The Wagner Group is the shadowy organisation propping up Vladimir Putin’s war effort. It’s thought to comprise of 50,000 fighters, many drawn from Russian jails and used as brutally effective canon-fodder on the frontline.
The fight against Wagner isn’t confined to the battlefield, however. According to the Institute for the Study of War think tank, the assassination of Russian military blogger, Vladlen Tatarsky, over the weekend may reveal “escalating internal conflicts” with the Kremlin involving Prigozhin and the group.
An enthusiastic supporter of the war in Ukraine, Tatarsky (real name Maxim Fomin) was killed in St. Petersburg when a bust of himself he had been handed at an event exploded. It happened at a café believed to be owned by Prigozhin.
The ISW said: “Fomin had attended another event earlier in the day without incident, so it appears that the attack was deliberately staged in a space owned by Prigozhin.
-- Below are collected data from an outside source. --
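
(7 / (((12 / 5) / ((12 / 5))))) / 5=7 / 5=1.40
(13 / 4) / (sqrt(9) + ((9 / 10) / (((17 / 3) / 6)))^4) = 678608125 / 798594384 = 0.85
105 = 105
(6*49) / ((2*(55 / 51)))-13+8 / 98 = 332538 / 2695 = 123.39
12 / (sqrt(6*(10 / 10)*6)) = 2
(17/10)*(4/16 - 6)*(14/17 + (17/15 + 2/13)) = -160931/7800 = -20.63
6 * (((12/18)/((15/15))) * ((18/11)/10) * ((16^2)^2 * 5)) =2359296/11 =214481.45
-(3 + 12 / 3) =-7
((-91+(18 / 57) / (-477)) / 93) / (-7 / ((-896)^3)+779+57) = -28250183041024 / 24136035739126137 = -0.00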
“Fomin’s assassination may have been intended as a warning to Prigozhin, who has been increasingly questioning core Kremlin talking points about the war in Ukraine and even obliquely signalling an interest in the Russian presidency, whether in competition with Putin or as his successor.”
The group is also under pressure on the legal front. Jason McCue, senior partner at McCue Jury and Partners, has described how his firm is waging “lawfare” against Wagner.
With a flagship civil lawsuit in Britain in the pipeline, McCue is aiming to prove that Wagner is a terrorist organisation. The strategic goal, he told Al Jazeera, is to “frustrate and tie up and cause havoc for the Russian war machine”.
Wagner has no known assets in the UK. But the idea is to transfer the judgement of a British court to countries in which they do, “seizing bank accounts in Switzerland, mining operations in Burkina Faso and the Central African Republic, or gold-smuggling operations in Sudan” – all suspected Wagner assets.
Bakhmut may have fallen into Russian hands, but life is getting more difficult for the firm far away from the frontline.